Komárno, Menház

Today the center of Jewish religious and cultural life in Komárno, the Menház (former Jewish poorhouse) compound, built in 1896, comprises the former Jewish old-age home and its synagogue. A single-story, L-shaped, neo-Gothic complex with unplastered brick façades, the Menház stands at the intersection of two streets, with its main entrance on the corner. The synagogue is located at the northern rear side of the complex and has a charming Gothic interior that retains its original furniture and highly decorative cast-iron tie bars. A Holocaust monument with a memorial book honoring victims from Komárno stands at the northern wall. The sanctuary recently underwent a full restoration. A few years ago, the municipality mounted two black Holocaust memorial plaques on the synagogue façade. Visitors should not miss the Micromuseum of Ármin Schnitzer, a small permanent exhibition dedicated to heritage of the local Jewish community. Presenting the Jewish home, holidays and synagogue, as well as commemorating Holocaust victims and telling family stories, this museum as an integral part of community affairs. The neo-Gothic house synagogue is still in use and can be also visited.

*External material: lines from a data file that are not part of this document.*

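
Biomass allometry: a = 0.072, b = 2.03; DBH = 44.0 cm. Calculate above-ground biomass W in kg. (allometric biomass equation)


Formula: W = a * DBH^b  (allometric power law)
DBH^b = 44.0^2.03 = 2168.7472
W = 0.072 * 2168.7472 = 156.1 kg

156.1


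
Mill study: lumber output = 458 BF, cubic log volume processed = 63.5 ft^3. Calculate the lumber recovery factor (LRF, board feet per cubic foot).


Formula: LRF = Lumber Output (BF) / Log Input (ft^3)
LRF = 458 BF / 63.5 ft^3
LRF = 7.21 BF/ft^3

7.21


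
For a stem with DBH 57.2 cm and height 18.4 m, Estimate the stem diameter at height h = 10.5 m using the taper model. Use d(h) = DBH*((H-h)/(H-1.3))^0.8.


Taper: d(h) = DBH * ((H - h) / (H - 1.3))^0.8
Numerator = H - h = 18.4 - 10.5 = 7.9 m
Denominator = H - 1.3 = 18.4 - 1.3 = 17.1 m
Ratio = 7.9 / 17.1 = 0.46199
d = 57.2 * 0.46199^0.8 = 30.8 cm

30.8


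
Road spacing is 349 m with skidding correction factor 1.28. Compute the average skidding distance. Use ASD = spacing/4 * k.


Formula: ASD = (spacing / 4) * correction
Uncorrected distance = spacing / 4 = 349 / 4 = 87.25 m
ASD = 87.25 * 1.28 = 112 m

112


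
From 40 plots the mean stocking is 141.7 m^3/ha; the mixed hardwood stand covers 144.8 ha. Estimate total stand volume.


Formula: Total Volume = Mean Volume per ha * Total Area
Total Volume = 141.7 m^3/ha * 144.8 ha
Total Volume = 20518 m^3

20518


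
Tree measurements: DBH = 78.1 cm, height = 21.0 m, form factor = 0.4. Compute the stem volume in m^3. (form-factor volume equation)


Formula: V = pi * (DBH/200)^2 * H * ff
Radius = DBH/200 = 78.1/200 = 0.3905 m
Radius^2 = 0.3905^2 = 0.15249025 m^2
V = pi * 0.15249025 * 21.0 * 0.4
V = 4.024 m^3

4.024


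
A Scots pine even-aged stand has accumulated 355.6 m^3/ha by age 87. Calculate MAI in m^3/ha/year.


Formula: MAI = Total Volume / Stand Age
MAI = 355.6 m^3/ha / 87 years
MAI = 4.09 m^3/ha/year

4.09


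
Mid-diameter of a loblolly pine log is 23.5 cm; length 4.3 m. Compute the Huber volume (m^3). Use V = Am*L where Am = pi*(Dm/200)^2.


Huber: V = Am * L,  Am = pi*(Dm/200)^2
Am = pi*(23.5/200)^2 = 0.043374 m^2
V = 0.043374*4.3 = 0.1865 m^3

0.1865


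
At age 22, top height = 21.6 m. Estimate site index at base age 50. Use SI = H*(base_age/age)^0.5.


Formula: SI = H_dom * (base_age / age)^0.5
Age ratio = 50 / 22 = 2.27273
sqrt(age_ratio) = 1.50756
SI = 21.6 * 1.50756 = 32.6 m

32.6


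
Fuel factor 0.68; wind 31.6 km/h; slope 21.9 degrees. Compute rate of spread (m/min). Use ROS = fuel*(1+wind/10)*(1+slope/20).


Formula: ROS = fuel * (1 + wind/10) * (1 + slope/20)
Wind factor = 1 + 31.6/10 = 4.16
Slope factor = 1 + 21.9/20 = 2.095
ROS = 0.68 * 4.16 * 2.095 = 5.93 m/min

5.93


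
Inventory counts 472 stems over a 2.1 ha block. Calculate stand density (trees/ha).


Formula: Stand Density = N_trees / Area_ha
Density = 472 trees / 2.1 ha
Density = 225 trees/ha

225


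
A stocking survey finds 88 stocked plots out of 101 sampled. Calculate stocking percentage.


Formula: Stocking % = stocked plots / total plots * 100
Stocking = 88 / 101 * 100
Stocking = 0.8713 * 100 = 87.1%

87.1


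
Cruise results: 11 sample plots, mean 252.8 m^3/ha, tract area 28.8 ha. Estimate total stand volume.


Formula: Total Volume = Mean Volume per ha * Total Area
Total Volume = 252.8 m^3/ha * 28.8 ha
Total Volume = 7281 m^3

7281


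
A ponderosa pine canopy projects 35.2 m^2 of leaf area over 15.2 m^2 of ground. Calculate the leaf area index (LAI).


Formula: LAI = total leaf area / ground area  (dimensionless)
LAI = 35.2 m^2 / 15.2 m^2
LAI = 2.32

2.32


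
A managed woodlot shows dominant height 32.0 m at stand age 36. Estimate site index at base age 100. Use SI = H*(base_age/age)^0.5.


Formula: SI = H_dom * (base_age / age)^0.5
Age ratio = 100 / 36 = 2.77778
sqrt(age_ratio) = 1.66667
SI = 32.0 * 1.66667 = 53.3 m

53.3


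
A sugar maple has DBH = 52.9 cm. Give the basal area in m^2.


Formula: BA = pi * (DBH/2)^2 / 10000  (cm^2 to m^2)
Radius = DBH/2 = 52.9/2 = 26.45 cm
BA = pi * 26.45^2 / 10000
   = 2197.8661 cm^2 / 10000
   = 0.2198 m^2

0.2198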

The modern Jewish settlement in Komárno began in the eighteenth century. In the space of 50 years the number of Jews almost tripled, from 849 (1850) to 2,296 (1900). After the 1868-1869 Pest Congress, the Komárno community joined the Neolog movement; a separate Orthodox community was established in 1880. The two communities used the same cemetery, which was split into two sections. Three former synagogues still stand today; the former Orthodox synagogue was integrated into the complex of a (non-Jewish) old age home. The Neolog Temple is used as a sports club. The oldest synagogue has been restored at Europe Square in the town center. In 1941 there were 2,734 Jews in Komárno. They were deported to Auschwitz in 1944; only 248 survived. There is still an active Jewish community in the town, however. It serves today as an important cross-border center of Jewish religious and cultural life.